☛ Want the latest procurement and supply chain news delivered straight to your inbox? Sign up for the Supply Management Daily
14 December 2011 | Angeline Albert
Carpetright's pre-tax half-year profits have fallen by £8.6 million, prompting the group to start price-cutting talks with suppliers.
The flooring retailer’s interim results for the half-year up to 29 October revealed pre-tax profits dropped to £1.4 million, down from £10 million in 2010, following a tough trading environment.
In response, the company said it is in talks with suppliers across its supply base to lower prices, a move which is a major focus of its cost-cutting drive.
Carpetright has 93 leases on buildings up for renewal during the next five years and was looking to renegotiate leases or move stores to buildings with more favourable lease conditions.
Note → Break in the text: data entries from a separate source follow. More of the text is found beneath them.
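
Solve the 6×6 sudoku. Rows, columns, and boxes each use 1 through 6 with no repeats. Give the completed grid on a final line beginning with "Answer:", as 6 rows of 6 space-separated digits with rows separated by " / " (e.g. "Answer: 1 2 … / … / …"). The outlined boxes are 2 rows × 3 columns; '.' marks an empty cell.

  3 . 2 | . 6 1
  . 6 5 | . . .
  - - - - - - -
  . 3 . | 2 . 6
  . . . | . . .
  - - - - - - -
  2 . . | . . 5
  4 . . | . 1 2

Step 1. [r4c4∈{1,3,4,5}] col 4 places 1 nowhere but r4c4, so r4c4=1.
Step 2. [r2c5∈{2,3,4}] 2 has one home in row 2: r2c5, so r2c5=2.
Step 3. [r1c2∈{4}] r1c2 is down to just 4, so r1c2=4.
Step 4. [r4c1∈{5,6}] col 1 places 6 nowhere but r4c1, so r4c1=6.
Step 5. [r3c1∈{1,5}] across col 1, 5 lands solely at r3c1. So r3c1=5.
Step 6. [r3c5∈{4}] nothing but 4 survives at r3c5 ⇒ r3c5=4.
Step 7. [r5c5∈{3}] r5c5's peers cover all but 3. So r5c5=3.
Step 8. [r5c4∈{4,6}] row 5 places 4 nowhere but r5c4 ⇒ r5c4=4.
Step 9. [r5c3∈{1,6}] in row 5, 6 fits only at r5c3. So r5c3=6.
Step 10. [r2c4∈{3}] r2c4 has the single candidate 3 ⇒ r2c4=3.
Step 11. [r2c1∈{1}] r2c1 has the single candidate 1 ⇒ r2c1=1.
Step 12. [r6c4∈{6}] only 6 remains possible at r6c4, so r6c4=6.
Step 13. [r4c5∈{5}] r4c5 is down to just 5, so r4c5=5.
Step 14. [r5c2∈{1}] only 1 remains possible at r5c2, so r5c2=1.
Step 15. [r4c6∈{3}] r4c6 is down to just 3. So r4c6=3.
Step 16. [r2c6∈{4}] only 4 remains possible at r2c6, so r2c6=4.
Step 17. [r1c4∈{5}] r1c4 has the single candidate 5 ⇒ r1c4=5.
Step 18. [r4c3∈{4}] nothing but 4 survives at r4c3 ⇒ r4c3=4.
Step 19. [r6c3∈{3}] r6c3 is down to just 3. So r6c3=3.
Step 20. [r4c2∈{2}] only 2 remains possible at r4c2, so r4c2=2.
Step 21. [r6c2∈{5}] nothing but 5 survives at r6c2. So r6c2=5.
Step 22. [r3c3∈{1}] nothing but 1 survives at r3c3. So r3c3=1.

Answer: 3 4 2 5 6 1 / 1 6 5 3 2 4 / 5 3 1 2 4 6 / 6 2 4 1 5 3 / 2 1 6 4 3 5 / 4 5 3 6 1 2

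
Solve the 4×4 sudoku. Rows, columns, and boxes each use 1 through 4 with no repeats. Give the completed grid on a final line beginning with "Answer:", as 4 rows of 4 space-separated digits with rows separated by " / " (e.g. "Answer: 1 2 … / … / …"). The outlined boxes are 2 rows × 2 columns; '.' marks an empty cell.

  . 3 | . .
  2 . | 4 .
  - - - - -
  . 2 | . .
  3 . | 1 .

Step 1. [r1c1∈{1,4}] in row 1, 4 fits only at r1c1 ⇒ r1c1=4.
Step 2. [r4c4∈{2,4}] in row 4, 2 fits only at r4c4, so r4c4=2.
Step 3. [r2c4∈{1,3}] 3 has one home in row 2: r2c4. So r2c4=3.
Step 4. [r1c4∈{1}] only 1 remains possible at r1c4, so r1c4=1.
Step 5. [r3c4∈{4}] r3c4 has the single candidate 4, so r3c4=4.
Step 6. [r3c3∈{3}] only 3 remains possible at r3c3. So r3c3=3.
Step 7. [r4c2∈{4}] r4c2 is down to just 4, so r4c2=4.
Step 8. [r2c2∈{1}] r2c2 has the single candidate 1 ⇒ r2c2=1.
Step 9. [r1c3∈{2}] only 2 remains possible at r1c3. So r1c3=2.
Step 10. [r3c1∈{1}] r3c1 is down to just 1. So r3c1=1.

Answer: 4 3 2 1 / 2 1 4 3 / 1 2 3 4 / 3 4 1 2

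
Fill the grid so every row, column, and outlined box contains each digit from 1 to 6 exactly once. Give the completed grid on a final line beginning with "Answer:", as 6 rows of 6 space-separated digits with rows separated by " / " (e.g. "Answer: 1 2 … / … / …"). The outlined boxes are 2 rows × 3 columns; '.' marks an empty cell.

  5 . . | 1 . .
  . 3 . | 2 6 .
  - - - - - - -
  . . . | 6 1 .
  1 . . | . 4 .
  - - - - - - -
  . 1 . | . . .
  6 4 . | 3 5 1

Step 1. [r6c3∈{2}] r6c3's peers cover all but 2, so r6c3=2.
Step 2. [r3c1∈{2,3,4}] r3c1 is the only open cell in col 1 admitting 2. So r3c1=2.
Step 3. [r3c3∈{3,4,5}] in row 3, 4 fits only at r3c3 ⇒ r3c3=4.
Step 4. [r4c4∈{5}] r4c4 has the single candidate 5. So r4c4=5.
Step 5. [r4c3∈{3,6}] 3 has one home in box 3: r4c3, so r4c3=3.
Step 6. [r1c6∈{3,4}] across row 1, 4 lands solely at r1c6, so r1c6=4.
Step 7. [r1c2∈{2,6}] in row 1, 2 fits only at r1c2, so r1c2=2.
Step 8. [r5c5∈{2}] nothing but 2 survives at r5c5. So r5c5=2.
Step 9. [r2c3∈{1}] only 1 remains possible at r2c3 ⇒ r2c3=1.
Step 10. [r3c6∈{3}] only 3 remains possible at r3c6 ⇒ r3c6=3.
Step 11. [r4c2∈{6}] r4c2 has the single candidate 6, so r4c2=6.
Step 12. [r5c4∈{4}] nothing but 4 survives at r5c4, so r5c4=4.
Step 13. [r1c3∈{6}] r1c3's peers cover all but 6, so r1c3=6.
Step 14. [r5c1∈{3}] only 3 remains possible at r5c1 ⇒ r5c1=3.
Step 15. [r4c6∈{2}] r4c6 has the single candidate 2. So r4c6=2.
Step 16. [r5c3∈{5}] nothing but 5 survives at r5c3, so r5c3=5.
Step 17. [r1c5∈{3}] r1c5's peers cover all but 3, so r1c5=3.
Step 18. [r5c6∈{6}] r5c6 is down to just 6 ⇒ r5c6=6.
Step 19. [r2c6∈{5}] nothing but 5 survives at r2c6 ⇒ r2c6=5.
Step 20. [r2c1∈{4}] r2c1's peers cover all but 4, so r2c1=4.
Step 21. [r3c2∈{5}] nothing but 5 survives at r3c2, so r3c2=5.

Answer: 5 2 6 1 3 4 / 4 3 1 2 6 5 / 2 5 4 6 1 3 / 1 6 3 5 4 2 / 3 1 5 4 2 6 / 6 4 2 3 5 1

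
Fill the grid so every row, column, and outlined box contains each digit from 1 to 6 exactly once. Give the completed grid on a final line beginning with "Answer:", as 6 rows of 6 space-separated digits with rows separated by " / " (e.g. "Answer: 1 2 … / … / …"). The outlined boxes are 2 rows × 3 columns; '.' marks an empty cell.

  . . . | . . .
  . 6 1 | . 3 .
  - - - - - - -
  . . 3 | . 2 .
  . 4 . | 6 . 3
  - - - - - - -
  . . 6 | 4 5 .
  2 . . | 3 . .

Step 1. [r1c5∈{1,4,6}] across col 5, 4 lands solely at r1c5. So r1c5=4.
Step 2. [r1c2∈{2,3,5}] col 2 places 2 nowhere but r1c2 ⇒ r1c2=2.
Step 3. [r1c3∈{5}] r1c3's peers cover all but 5 ⇒ r1c3=5.
Step 4. [r4c5∈{1}] r4c5 is down to just 1 ⇒ r4c5=1.
Step 5. [r3c4∈{5}] only 5 remains possible at r3c4, so r3c4=5.
Step 6. [r3c2∈{1}] only 1 remains possible at r3c2 ⇒ r3c2=1.
Step 7. [r6c6∈{1,6}] 1 has one home in row 6: r6c6 ⇒ r6c6=1.
Step 8. [r5c6∈{2}] r5c6 is down to just 2, so r5c6=2.
Step 9. [r1c1∈{3}] only 3 remains possible at r1c1 ⇒ r1c1=3.
Step 10. [r6c2∈{5}] r6c2's peers cover all but 5, so r6c2=5.
Step 11. [r4c3∈{2}] nothing but 2 survives at r4c3. So r4c3=2.
Step 12. [r4c1∈{5}] r4c1's peers cover all but 5 ⇒ r4c1=5.
Step 13. [r5c1∈{1}] only 1 remains possible at r5c1 ⇒ r5c1=1.
Step 14. [r1c6∈{6}] r1c6 is down to just 6. So r1c6=6.
Step 15. [r1c4∈{1}] nothing but 1 survives at r1c4. So r1c4=1.
Step 16. [r2c6∈{5}] r2c6's peers cover all but 5, so r2c6=5.
Step 17. [r6c3∈{4}] only 4 remains possible at r6c3, so r6c3=4.
Step 18. [r2c1∈{4}] nothing but 4 survives at r2c1 ⇒ r2c1=4.
Step 19. [r6c5∈{6}] r6c5 is down to just 6, so r6c5=6.
Step 20. [r3c1∈{6}] r3c1 has the single candidate 6. So r3c1=6.
Step 21. [r5c2∈{3}] r5c2 has the single candidate 3. So r5c2=3.
Step 22. [r3c6∈{4}] r3c6 has the single candidate 4. So r3c6=4.
Step 23. [r2c4∈{2}] r2c4 is down to just 2 ⇒ r2c4=2.

Answer: 3 2 5 1 4 6 / 4 6 1 2 3 5 / 6 1 3 5 2 4 / 5 4 2 6 1 3 / 1 3 6 4 5 2 / 2 5 4 3 6 1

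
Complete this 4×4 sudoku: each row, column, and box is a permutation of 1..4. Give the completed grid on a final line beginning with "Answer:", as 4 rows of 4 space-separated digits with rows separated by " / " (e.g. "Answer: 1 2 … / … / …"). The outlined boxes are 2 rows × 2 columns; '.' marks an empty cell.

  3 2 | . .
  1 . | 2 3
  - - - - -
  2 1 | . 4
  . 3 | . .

Step 1. [r1c4∈{1}] r1c4 has the single candidate 1. So r1c4=1.
Step 2. [r3c3∈{3}] only 3 remains possible at r3c3, so r3c3=3.
Step 3. [r1c3∈{4}] r1c3 is down to just 4 ⇒ r1c3=4.
Step 4. [r4c4∈{2}] only 2 remains possible at r4c4. So r4c4=2.
Step 5. [r4c3∈{1}] r4c3's peers cover all but 1, so r4c3=1.
Step 6. [r2c2∈{4}] r2c2's peers cover all but 4 ⇒ r2c2=4.
Step 7. [r4c1∈{4}] r4c1's peers cover all but 4, so r4c1=4.

Answer: 3 2 4 1 / 1 4 2 3 / 2 1 3 4 / 4 3 1 2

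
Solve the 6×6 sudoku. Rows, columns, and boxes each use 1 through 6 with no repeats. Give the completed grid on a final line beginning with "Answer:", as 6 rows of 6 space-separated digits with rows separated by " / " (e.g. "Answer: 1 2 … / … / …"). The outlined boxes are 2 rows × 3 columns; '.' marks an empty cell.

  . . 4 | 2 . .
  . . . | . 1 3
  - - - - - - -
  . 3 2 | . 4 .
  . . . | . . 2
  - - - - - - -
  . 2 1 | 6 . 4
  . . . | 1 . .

Step 1. [r6c6∈{5}] nothing but 5 survives at r6c6, so r6c6=5.
Step 2. [r1c1∈{1,3,5,6}] in row 1, 3 fits only at r1c1. So r1c1=3.
Step 3. [r3c4∈{5}] only 5 remains possible at r3c4, so r3c4=5.
Step 4. [r1c2∈{1,5,6}] in row 1, 1 fits only at r1c2, so r1c2=1.
Step 5. [r4c1∈{1,4,5,6}] in row 4, 1 fits only at r4c1, so r4c1=1.
Step 6. [r3c1∈{6}] only 6 remains possible at r3c1, so r3c1=6.
Step 7. [r4c2∈{4,5}] across row 4, 4 lands solely at r4c2, so r4c2=4.
Step 8. [r2c2∈{5,6}] 5 has one home in col 2: r2c2, so r2c2=5.
Step 9. [r4c5∈{3,6}] across row 4, 6 lands solely at r4c5. So r4c5=6.
Step 10. [r6c3∈{3,6}] r6c3 is the only open cell in col 3 admitting 3, so r6c3=3.
Step 11. [r6c1∈{4}] only 4 remains possible at r6c1 ⇒ r6c1=4.
Step 12. [r6c2∈{6}] r6c2 is down to just 6, so r6c2=6.
Step 13. [r1c6∈{6}] r1c6 is down to just 6. So r1c6=6.
Step 14. [r2c1∈{2}] only 2 remains possible at r2c1. So r2c1=2.
Step 15. [r4c4∈{3}] r4c4's peers cover all but 3 ⇒ r4c4=3.
Step 16. [r2c3∈{6}] r2c3 is down to just 6 ⇒ r2c3=6.
Step 17. [r5c1∈{5}] only 5 remains possible at r5c1 ⇒ r5c1=5.
Step 18. [r1c5∈{5}] r1c5 has the single candidate 5. So r1c5=5.
Step 19. [r2c4∈{4}] r2c4 has the single candidate 4. So r2c4=4.
Step 20. [r6c5∈{2}] r6c5's peers cover all but 2, so r6c5=2.
Step 21. [r3c6∈{1}] r3c6 has the single candidate 1. So r3c6=1.
Step 22. [r4c3∈{5}] r4c3 is down to just 5. So r4c3=5.
Step 23. [r5c5∈{3}] r5c5 has the single candidate 3 ⇒ r5c5=3.

Answer: 3 1 4 2 5 6 / 2 5 6 4 1 3 / 6 3 2 5 4 1 / 1 4 5 3 6 2 / 5 2 1 6 3 4 / 4 6 3 1 2 5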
Lord Harris of Peckham, chairman and chief executive, said: “With the consumer environment expected to remain difficult, we are focusing on those opportunities that are under our direct control. We have reduced our total cost base in the first half and will continue to take a determined approach to reducing this further. In floor coverings we will continue to offer the best prices to our customers by adapting ranges and promotional activity, while simultaneously working with our suppliers to reduce the level of margin investment in the second half.”
The company would not outline the extent of savings it hopes to make from the supplier talks.
Difficult trading conditions led to the group’s poor financial performance despite the price of oil-based raw materials used in flooring falling as a result of lower oil prices.